Results Mathematical model selleckbio of EGFR ERK signaling in H1299 lung cancer cells To evaluate the dynamics of the signal transmission Inhibitors,Modulators,Libraries from EGFR to its downstream elements, we used the network model introduced by Kholodenko et al, Hatakeyama et al, and Wolf et al with some modifications. Figure 1 shows the EGFR signaling path way considered in the current study. The pathway starts from the EGFR located in the cell membrane and is composed of 27 reaction steps. EGF first binds to the EGFR and causes receptor dimerization, then receptor autophosphorylation occurs at particular tyrosine resi dues in the cytoplasmic domains. Phosphorylated EGFR is dephosphorylated by protein phosphotyrosine phosphatases. Some of the phosphorylated dimers are internalized by binding of Cbl and subsequently degraded.
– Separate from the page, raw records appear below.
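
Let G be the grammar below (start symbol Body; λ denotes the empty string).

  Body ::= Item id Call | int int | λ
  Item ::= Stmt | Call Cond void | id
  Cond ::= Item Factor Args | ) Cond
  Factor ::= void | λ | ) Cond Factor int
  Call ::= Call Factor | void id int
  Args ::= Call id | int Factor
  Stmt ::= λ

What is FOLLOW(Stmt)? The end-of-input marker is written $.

In Item ::= Stmt: Stmt is at the end, add FOLLOW(Item) = { ), id, int, void }.
Union: FOLLOW(Stmt) = { ), id, int, void }.

{ ), id, int, void }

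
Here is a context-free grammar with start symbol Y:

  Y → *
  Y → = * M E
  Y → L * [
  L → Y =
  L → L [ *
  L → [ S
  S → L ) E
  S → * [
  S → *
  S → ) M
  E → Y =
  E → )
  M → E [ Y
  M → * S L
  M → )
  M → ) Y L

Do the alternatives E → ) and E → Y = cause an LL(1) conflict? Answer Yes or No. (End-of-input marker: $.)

No

FIRST()) = { ) } and FIRST(Y =) = { *, =, [ }.
The FIRST sets are disjoint and neither alternative is nullable — no conflict.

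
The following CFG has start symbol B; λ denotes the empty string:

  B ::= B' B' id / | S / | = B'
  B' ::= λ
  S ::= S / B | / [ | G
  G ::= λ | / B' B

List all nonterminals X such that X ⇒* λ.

{ B', G, S }

Directly nullable (have an λ-production): B', G.
S ::= G with every symbol nullable, so S is nullable.
No other nonterminal has a production whose RHS symbols are all nullable.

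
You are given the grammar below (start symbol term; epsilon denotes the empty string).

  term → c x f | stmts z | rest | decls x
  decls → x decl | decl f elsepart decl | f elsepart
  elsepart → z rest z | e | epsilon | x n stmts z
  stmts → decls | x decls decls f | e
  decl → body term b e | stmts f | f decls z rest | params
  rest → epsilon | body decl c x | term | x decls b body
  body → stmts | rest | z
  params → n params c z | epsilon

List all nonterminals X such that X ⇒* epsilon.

{ body, decl, elsepart, params, rest, term }

Directly nullable (have an epsilon-production): elsepart, rest, params.
decl → params with every symbol nullable, so decl is nullable.
term → rest with every symbol nullable, so term is nullable.
body → rest with every symbol nullable, so body is nullable.
No other nonterminal has a production whose RHS symbols are all nullable.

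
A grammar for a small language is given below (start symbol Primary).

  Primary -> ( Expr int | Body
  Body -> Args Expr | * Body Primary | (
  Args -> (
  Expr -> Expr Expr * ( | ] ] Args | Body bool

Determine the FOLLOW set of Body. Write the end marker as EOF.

{ EOF, (, *, bool }

In Primary -> Body: Body is at the end, add FOLLOW(Primary) = { EOF, (, *, bool }.
In Body -> * Body Primary: add FIRST(Primary) = { (, * }.
In Expr -> Body bool: add FIRST(bool) = { bool }.
Union: FOLLOW(Body) = { EOF, (, *, bool }.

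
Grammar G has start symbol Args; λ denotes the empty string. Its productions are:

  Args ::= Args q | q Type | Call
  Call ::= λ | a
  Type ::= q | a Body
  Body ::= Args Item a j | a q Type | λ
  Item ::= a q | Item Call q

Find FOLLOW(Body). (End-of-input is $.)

In Type ::= a Body: Body is at the end, add FOLLOW(Type) = { $, a, q }.
Union: FOLLOW(Body) = { $, a, q }.

{ $, a, q }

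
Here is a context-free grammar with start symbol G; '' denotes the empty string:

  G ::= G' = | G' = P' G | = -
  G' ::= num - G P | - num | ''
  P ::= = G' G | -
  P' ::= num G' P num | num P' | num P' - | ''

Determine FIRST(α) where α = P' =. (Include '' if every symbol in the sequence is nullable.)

Add FIRST(P')\{''} = { num }; P' is nullable, continue.
= is a terminal; add {=} and stop.

{ =, num }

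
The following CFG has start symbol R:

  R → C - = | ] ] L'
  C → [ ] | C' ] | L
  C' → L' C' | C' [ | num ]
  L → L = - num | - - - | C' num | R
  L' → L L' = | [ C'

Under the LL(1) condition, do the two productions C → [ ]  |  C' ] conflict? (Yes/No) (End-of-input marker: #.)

Yes

FIRST([ ]) = { [ } and FIRST(C' ]) = { -, [, ], num }.
Both contain [, so the two alternatives are not disjoint — LL(1) conflict.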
This receptor degradation is one of the most important processes Inhibitors,Modulators,Libraries for preventing over signaling. Other phophorylated dimers associate with the Grb2 SOS complex via Shc. This complex can dissociate, yielding the EGFR dimer, the Grb2 SOS com plex, and Shc. After recruiting Grb2 SOS with the phosphorylated EGFR dimer to the plasma membrane, SOS activates Ras by exchanging GDP for GTP. In an opposing reaction, deactivation of Ras is accelerated by GAPs associated with EGFR. Binding of GAP to the phosphorylated EGFR is a key step Inhibitors,Modulators,Libraries to control the output of the signaling pathway. EGF stimulation induces recruitment of GAP to the membrane, and GAP is strongly activated after binding to the phosphorylated EGFR. Ras deactivation normally keeps its GTPase activity low.
The GTP bound Ras can then translocates Raf1 to the cell membrane for its activation, which is also reversible. Activated Raf1 activates MEK by phosphoryla tion of two serine residues, Inhibitors,Modulators,Libraries and the activated MEK phosphorylates ERK Inhibitors,Modulators,Libraries on threonine and tyrosine residues. The MAPK cascade is negatively regulated by PP2A for the dephosphorylation of MEK and by MKP3 for the dephosphorylation of ERK. After its translocation to the nucleus, activated ERK reg ulates gene expression by phosphorylating transcription factors such as Elk and Myc. To investigate cell specific EGFR signaling dynamics, we constructed an H1299WT model, an H1299EGFR WT model, and two alternate H1299L858R models. The differences among these models are summarized in Table 1.
To simulate the effect of EGFR overexpression in H1299EGFR WT and H1299L858R cells, the initial concentrations of EGFR in the respective models were selleckchem assumed to be higher than that in the WT model. Also, we constructed two L858R models based on H1299L858R cell specific characteristics. In the first model, Mig6 was added to the EGFR WT model because Mig6 is highly endogenously expressed in H1299L858R cells. For simplicity, the effect of Mig6 was not described explicitly, but was rea lized by modifying four parameters in the EGFR WT model.